The winning grocery delivery model is usually the one that reuses assets that already exist, not the one that builds a second retail network from scratch. Incumbents already have stores near demand, stocked shelves, wholesale buying power, and staff who know how to run perishables. That lets them add fast delivery as an extra layer on top of an existing grocery business, while ultrafast startups have to pay for rent, inventory, pickers, and couriers inside a stand alone dark store model from day one.

  • Instacart scaled by routing demand into existing grocers rather than owning inventory itself. Its model used partner stores as the warehouse and store staff systems as the base layer, which is why it could reach scale faster and with less capital than dark store operators like Gopuff, Gorillas, and Getir.

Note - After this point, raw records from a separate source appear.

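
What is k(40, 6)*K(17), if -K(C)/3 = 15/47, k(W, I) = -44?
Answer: 1980/47 ≈ 42.128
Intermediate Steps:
K(C) = -45/47
k(40, 6)*K(17) = -44*(-45/47) = 1980/47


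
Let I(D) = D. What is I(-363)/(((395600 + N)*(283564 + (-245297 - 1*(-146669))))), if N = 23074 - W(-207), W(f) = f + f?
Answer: -121/25834819456 ≈ -4.6836e-9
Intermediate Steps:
W(f) = 2*f
N = 23488 (N = 23074 - 2*(-207) = 23074 - 1*(-414) = 23074 + 414 = 23488)
I(-363)/(((395600 + N)*(283564 + (-245297 - 1*(-146669))))) = -363*1/((283564 + (-245297 - 1*(-146669)))*(395600 + 23488)) = -363*1/(419088*(283564 + (-245297 + 146669))) = -363*1/(419088*(283564 - 98628)) = -363/(419088*184936) = -363/77504458368 = -363*1/77504458368 = -121/25834819456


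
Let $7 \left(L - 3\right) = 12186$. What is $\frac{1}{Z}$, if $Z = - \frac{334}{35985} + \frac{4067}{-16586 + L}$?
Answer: $- \frac{747732315}{211831579} \approx -3.5298$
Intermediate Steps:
$L = \frac{12207}{7}$ ($L = 3 + \frac{1}{7} \cdot 12186 = 3 + \frac{12186}{7} = \frac{12207}{7} \approx 1743.9$)
$Z = - \frac{211831579}{747732315}$ ($Z = - \frac{334}{35985} + \frac{4067}{-16586 + \frac{12207}{7}} = \left(-334\right) \frac{1}{35985} + \frac{4067}{- \frac{103895}{7}} = - \frac{334}{35985} + 4067 \left(- \frac{7}{103895}\right) = - \frac{334}{35985} - \frac{28469}{103895} = - \frac{211831579}{747732315} \approx -0.2833$)
$\frac{1}{Z} = \frac{1}{- \frac{211831579}{747732315}} = - \frac{747732315}{211831579}$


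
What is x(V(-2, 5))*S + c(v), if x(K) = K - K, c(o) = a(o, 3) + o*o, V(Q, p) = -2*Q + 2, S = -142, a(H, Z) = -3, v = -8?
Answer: 61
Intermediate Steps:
V(Q, p) = 2 - 2*Q
c(o) = -3 + o² (c(o) = -3 + o*o = -3 + o²)
x(K) = 0
x(V(-2, 5))*S + c(v) = 0*(-142) + (-3 + (-8)²) = 0 + (-3 + 64) = 0 + 61 = 61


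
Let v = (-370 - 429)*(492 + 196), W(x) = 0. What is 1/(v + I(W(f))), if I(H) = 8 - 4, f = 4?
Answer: -1/549708 ≈ -1.8191e-6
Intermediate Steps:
I(H) = 4
v = -549712 (v = -799*688 = -549712)
1/(v + I(W(f))) = 1/(-549712 + 4) = 1/(-549708) = -1/549708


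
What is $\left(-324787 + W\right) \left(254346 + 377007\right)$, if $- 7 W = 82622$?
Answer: $- \frac{1487550375243}{7} \approx -2.1251 \cdot 10^{11}$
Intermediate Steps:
$W = - \frac{82622}{7}$ ($W = \left(- \frac{1}{7}\right) 82622 = - \frac{82622}{7} \approx -11803.0$)
$\left(-324787 + W\right) \left(254346 + 377007\right) = \left(-324787 - \frac{82622}{7}\right) \left(254346 + 377007\right) = \left(- \frac{2356131}{7}\right) 631353 = - \frac{1487550375243}{7}$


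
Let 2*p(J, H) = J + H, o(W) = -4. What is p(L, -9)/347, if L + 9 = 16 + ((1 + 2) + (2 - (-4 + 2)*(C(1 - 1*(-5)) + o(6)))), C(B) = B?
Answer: 7/694 ≈ 0.010086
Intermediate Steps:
L = 16 (L = -9 + (16 + ((1 + 2) + (2 - (-4 + 2)*((1 - 1*(-5)) - 4)))) = -9 + (16 + (3 + (2 - (-2)*((1 + 5) - 4)))) = -9 + (16 + (3 + (2 - (-2)*(6 - 4)))) = -9 + (16 + (3 + (2 - (-2)*2))) = -9 + (16 + (3 + (2 - 1*(-4)))) = -9 + (16 + (3 + (2 + 4))) = -9 + (16 + (3 + 6)) = -9 + (16 + 9) = -9 + 25 = 16)
p(J, H) = H/2 + J/2 (p(J, H) = (J + H)/2 = (H + J)/2 = H/2 + J/2)
p(L, -9)/347 = ((1/2)*(-9) + (1/2)*16)/347 = (-9/2 + 8)*(1/347) = (7/2)*(1/347) = 7/694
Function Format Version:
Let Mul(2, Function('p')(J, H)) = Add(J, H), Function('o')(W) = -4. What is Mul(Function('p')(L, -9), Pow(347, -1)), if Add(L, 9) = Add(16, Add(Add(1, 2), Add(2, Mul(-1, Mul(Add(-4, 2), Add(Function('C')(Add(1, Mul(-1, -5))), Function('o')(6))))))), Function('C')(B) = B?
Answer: Rational(7, 694) ≈ 0.010086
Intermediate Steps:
L = 16 (L = Add(-9, Add(16, Add(Add(1, 2), Add(2, Mul(-1, Mul(Add(-4, 2), Add(Add(1, Mul(-1, -5)), -4))))))) = Add(-9, Add(16, Add(3, Add(2, Mul(-1, Mul(-2, Add(Add(1, 5), -4))))))) = Add(-9, Add(16, Add(3, Add(2, Mul(-1, Mul(-2, Add(6, -4))))))) = Add(-9, Add(16, Add(3, Add(2, Mul(-1, Mul(-2, 2)))))) = Add(-9, Add(16, Add(3, Add(2, Mul(-1, -4))))) = Add(-9, Add(16, Add(3, Add(2, 4)))) = Add(-9, Add(16, Add(3, 6))) = Add(-9, Add(16, 9)) = Add(-9, 25) = 16)
Function('p')(J, H) = Add(Mul(Rational(1, 2), H), Mul(Rational(1, 2), J)) (Function('p')(J, H) = Mul(Rational(1, 2), Add(J, H)) = Mul(Rational(1, 2), Add(H, J)) = Add(Mul(Rational(1, 2), H), Mul(Rational(1, 2), J)))
Mul(Function('p')(L, -9), Pow(347, -1)) = Mul(Add(Mul(Rational(1, 2), -9), Mul(Rational(1, 2), 16)), Pow(347, -1)) = Mul(Add(Rational(-9, 2), 8), Rational(1, 347)) = Mul(Rational(7, 2), Rational(1, 347)) = Rational(7, 694)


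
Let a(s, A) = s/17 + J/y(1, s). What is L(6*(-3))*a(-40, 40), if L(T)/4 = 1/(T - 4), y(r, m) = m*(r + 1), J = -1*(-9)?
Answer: 3353/7480 ≈ 0.44826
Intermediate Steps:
J = 9
y(r, m) = m*(1 + r)
a(s, A) = s/17 + 9/(2*s) (a(s, A) = s/17 + 9/((s*(1 + 1))) = s*(1/17) + 9/((s*2)) = s/17 + 9/((2*s)) = s/17 + 9*(1/(2*s)) = s/17 + 9/(2*s))
L(T) = 4/(-4 + T) (L(T) = 4/(T - 4) = 4/(-4 + T))
L(6*(-3))*a(-40, 40) = (4/(-4 + 6*(-3)))*((1/17)*(-40) + (9/2)/(-40)) = (4/(-4 - 18))*(-40/17 + (9/2)*(-1/40)) = (4/(-22))*(-40/17 - 9/80) = (4*(-1/22))*(-3353/1360) = -2/11*(-3353/1360) = 3353/7480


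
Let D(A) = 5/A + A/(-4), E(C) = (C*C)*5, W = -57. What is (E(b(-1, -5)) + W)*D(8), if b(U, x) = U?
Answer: 143/2 ≈ 71.500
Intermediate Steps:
E(C) = 5*C² (E(C) = C²*5 = 5*C²)
D(A) = 5/A - A/4 (D(A) = 5/A + A*(-¼) = 5/A - A/4)
(E(b(-1, -5)) + W)*D(8) = (5*(-1)² - 57)*(5/8 - ¼*8) = (5*1 - 57)*(5*(⅛) - 2) = (5 - 57)*(5/8 - 2) = -52*(-11/8) = 143/2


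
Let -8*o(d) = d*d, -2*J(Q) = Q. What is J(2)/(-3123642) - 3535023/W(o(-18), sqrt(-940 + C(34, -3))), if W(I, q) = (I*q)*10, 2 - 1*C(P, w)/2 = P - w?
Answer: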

  • The cost problem in ultrafast grocery is simple, each order carries both delivery labor and picking labor, and fresh inventory adds spoilage risk. Internal interviews show that convenience orders also tend to have lower basket sizes, which makes it harder for dark stores to spread those fixed costs over each order.
  • The incumbent playbook is now visible across the market. DoorDash launched grocery in 2020 and added chains like ALDI through its existing courier and membership network. Uber expanded grocery through the same pattern. Walmart uses its 4,600 plus stores and delivery infrastructure as the backbone for pickup, delivery, and faster fulfillment.

Going forward, fast grocery looks less like a new category and more like a feature layered onto large retail and delivery networks. The companies best positioned to win are the ones that can turn stores into local fulfillment nodes, bundle grocery with memberships and other categories, and use existing volume to make each marginal order cheaper.